Challenges and Opportunities in Text Generation Explainability
Kenza Amara, Rita Sevastjanova, Mennatallah El-Assady
TL;DR
This paper addresses the explainability of text generation by focusing on attribution-based explanations for autoregressive language models. It identifies 17 challenges across dataset creation, explanation design, and evaluation, and argues for a holistic, human-in-the-loop framework that involves stakeholders from the start. The authors propose well-designed perturbed datasets and probabilistic word-level explanations as pathways to robust xAI benchmarking in NLP. Overall, the work provides a roadmap for developing, evaluating, and comparing explainability methods for text generation and highlights opportunities to advance practical interpretability in real-world systems.
Abstract
The necessity for interpretability in natural language processing (NLP) has risen alongside the growing prominence of large language models.
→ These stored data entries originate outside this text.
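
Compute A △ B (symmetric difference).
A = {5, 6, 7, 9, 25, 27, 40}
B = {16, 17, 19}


Set A = {5, 6, 7, 9, 25, 27, 40}
Set B = {16, 17, 19}
A △ B = (A \ B) ∪ (B \ A)
Elements in A but not B: {5, 6, 7, 9, 25, 27, 40}
Elements in B but not A: {16, 17, 19}
A △ B = {5, 6, 7, 9, 16, 17, 19, 25, 27, 40}

{5, 6, 7, 9, 16, 17, 19, 25, 27, 40}


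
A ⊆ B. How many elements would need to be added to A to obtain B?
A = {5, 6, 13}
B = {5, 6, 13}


Set A = {5, 6, 13}, |A| = 3
Set B = {5, 6, 13}, |B| = 3
Since A ⊆ B: B \ A = {}
|B| - |A| = 3 - 3 = 0

0


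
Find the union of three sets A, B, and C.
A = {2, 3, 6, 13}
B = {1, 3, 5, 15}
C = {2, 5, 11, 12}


Set A = {2, 3, 6, 13}
Set B = {1, 3, 5, 15}
Set C = {2, 5, 11, 12}
First, A ∪ B = {1, 2, 3, 5, 6, 13, 15}
Then, (A ∪ B) ∪ C = {1, 2, 3, 5, 6, 11, 12, 13, 15}

{1, 2, 3, 5, 6, 11, 12, 13, 15}


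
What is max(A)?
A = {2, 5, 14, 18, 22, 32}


Set A = {2, 5, 14, 18, 22, 32}
Elements in ascending order: 2, 5, 14, 18, 22, 32
The largest element is 32.

32


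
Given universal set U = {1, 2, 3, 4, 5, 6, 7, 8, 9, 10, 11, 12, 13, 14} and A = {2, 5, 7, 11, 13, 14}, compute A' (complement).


Universal set U = {1, 2, 3, 4, 5, 6, 7, 8, 9, 10, 11, 12, 13, 14}
Set A = {2, 5, 7, 11, 13, 14}
A' = U \ A = elements in U but not in A
Checking each element of U:
1 (not in A, include), 2 (in A, exclude), 3 (not in A, include), 4 (not in A, include), 5 (in A, exclude), 6 (not in A, include), 7 (in A, exclude), 8 (not in A, include), 9 (not in A, include), 10 (not in A, include), 11 (in A, exclude), 12 (not in A, include), 13 (in A, exclude), 14 (in A, exclude)
A' = {1, 3, 4, 6, 8, 9, 10, 12}

{1, 3, 4, 6, 8, 9, 10, 12}


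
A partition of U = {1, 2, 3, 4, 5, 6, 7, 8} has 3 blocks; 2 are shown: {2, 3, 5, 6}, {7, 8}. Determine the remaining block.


U = {1, 2, 3, 4, 5, 6, 7, 8}
Shown blocks: {2, 3, 5, 6}, {7, 8}
A partition's blocks are pairwise disjoint and cover U, so the missing block = U \ (union of shown blocks).
Union of shown blocks: {2, 3, 5, 6, 7, 8}
Missing block = U \ (union) = {1, 4}

{1, 4}


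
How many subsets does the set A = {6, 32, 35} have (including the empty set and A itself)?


Set A = {6, 32, 35}
|A| = 3
The power set P(A) contains all subsets of A.
|P(A)| = 2^|A| = 2^3 = 8

8


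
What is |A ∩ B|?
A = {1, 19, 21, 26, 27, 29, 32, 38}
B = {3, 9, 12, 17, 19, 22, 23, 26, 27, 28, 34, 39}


Set A = {1, 19, 21, 26, 27, 29, 32, 38}
Set B = {3, 9, 12, 17, 19, 22, 23, 26, 27, 28, 34, 39}
A ∩ B = {19, 26, 27}
|A ∩ B| = 3

3


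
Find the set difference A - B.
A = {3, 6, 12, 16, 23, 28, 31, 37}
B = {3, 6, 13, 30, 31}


Set A = {3, 6, 12, 16, 23, 28, 31, 37}
Set B = {3, 6, 13, 30, 31}
A \ B includes elements in A that are not in B.
Check each element of A:
3 (in B, remove), 6 (in B, remove), 12 (not in B, keep), 16 (not in B, keep), 23 (not in B, keep), 28 (not in B, keep), 31 (in B, remove), 37 (not in B, keep)
A \ B = {12, 16, 23, 28, 37}

{12, 16, 23, 28, 37}


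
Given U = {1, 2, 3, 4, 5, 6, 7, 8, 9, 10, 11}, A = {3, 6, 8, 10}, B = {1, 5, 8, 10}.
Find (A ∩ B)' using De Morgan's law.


U = {1, 2, 3, 4, 5, 6, 7, 8, 9, 10, 11}
A = {3, 6, 8, 10}, B = {1, 5, 8, 10}
A ∩ B = {8, 10}
(A ∩ B)' = U \ (A ∩ B) = {1, 2, 3, 4, 5, 6, 7, 9, 11}
Verification via A' ∪ B': A' = {1, 2, 4, 5, 7, 9, 11}, B' = {2, 3, 4, 6, 7, 9, 11}
A' ∪ B' = {1, 2, 3, 4, 5, 6, 7, 9, 11} ✓

{1, 2, 3, 4, 5, 6, 7, 9, 11}


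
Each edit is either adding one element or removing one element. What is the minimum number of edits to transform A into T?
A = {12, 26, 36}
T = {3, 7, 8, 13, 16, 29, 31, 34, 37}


Set A = {12, 26, 36}
Set T = {3, 7, 8, 13, 16, 29, 31, 34, 37}
Elements to remove from A (in A, not in T): {12, 26, 36} → 3 removals
Elements to add to A (in T, not in A): {3, 7, 8, 13, 16, 29, 31, 34, 37} → 9 additions
Total edits = 3 + 9 = 12

12


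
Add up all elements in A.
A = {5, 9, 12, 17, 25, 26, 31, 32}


Set A = {5, 9, 12, 17, 25, 26, 31, 32}
Sum = 5 + 9 + 12 + 17 + 25 + 26 + 31 + 32 = 157

157


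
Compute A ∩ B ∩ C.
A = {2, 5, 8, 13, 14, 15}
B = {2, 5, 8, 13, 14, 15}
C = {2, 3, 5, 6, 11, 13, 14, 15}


Set A = {2, 5, 8, 13, 14, 15}
Set B = {2, 5, 8, 13, 14, 15}
Set C = {2, 3, 5, 6, 11, 13, 14, 15}
First, A ∩ B = {2, 5, 8, 13, 14, 15}
Then, (A ∩ B) ∩ C = {2, 5, 13, 14, 15}

{2, 5, 13, 14, 15}


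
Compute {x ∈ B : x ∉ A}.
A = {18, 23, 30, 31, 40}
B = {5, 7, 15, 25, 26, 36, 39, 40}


Set A = {18, 23, 30, 31, 40}
Set B = {5, 7, 15, 25, 26, 36, 39, 40}
Check each element of B against A:
5 ∉ A (include), 7 ∉ A (include), 15 ∉ A (include), 25 ∉ A (include), 26 ∉ A (include), 36 ∉ A (include), 39 ∉ A (include), 40 ∈ A
Elements of B not in A: {5, 7, 15, 25, 26, 36, 39}

{5, 7, 15, 25, 26, 36, 39}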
Among the myriad tasks within NLP, text generation stands out as a primary objective of autoregressive models. The NLP community has begun to take a keen interest in gaining a deeper understanding of text generation, leading to the development of model-agnostic explainable artificial intelligence (xAI) methods tailored to this task. The design and evaluation of explainability methods are non-trivial since they depend on many factors involved in the text generation process, e.g., the autoregressive model and its stochastic nature. This paper outlines 17 challenges categorized into three groups that arise during the development and assessment of attribution-based explainability methods. These challenges encompass issues concerning tokenization, defining explanation similarity, determining token importance and prediction change metrics, the level of human intervention required, and the creation of suitable test datasets. The paper illustrates how these challenges can be intertwined, showcasing new opportunities for the community. These include developing probabilistic word-level explainability methods and engaging humans in the explainability pipeline, from the data design to the final evaluation, to draw robust conclusions on xAI methods.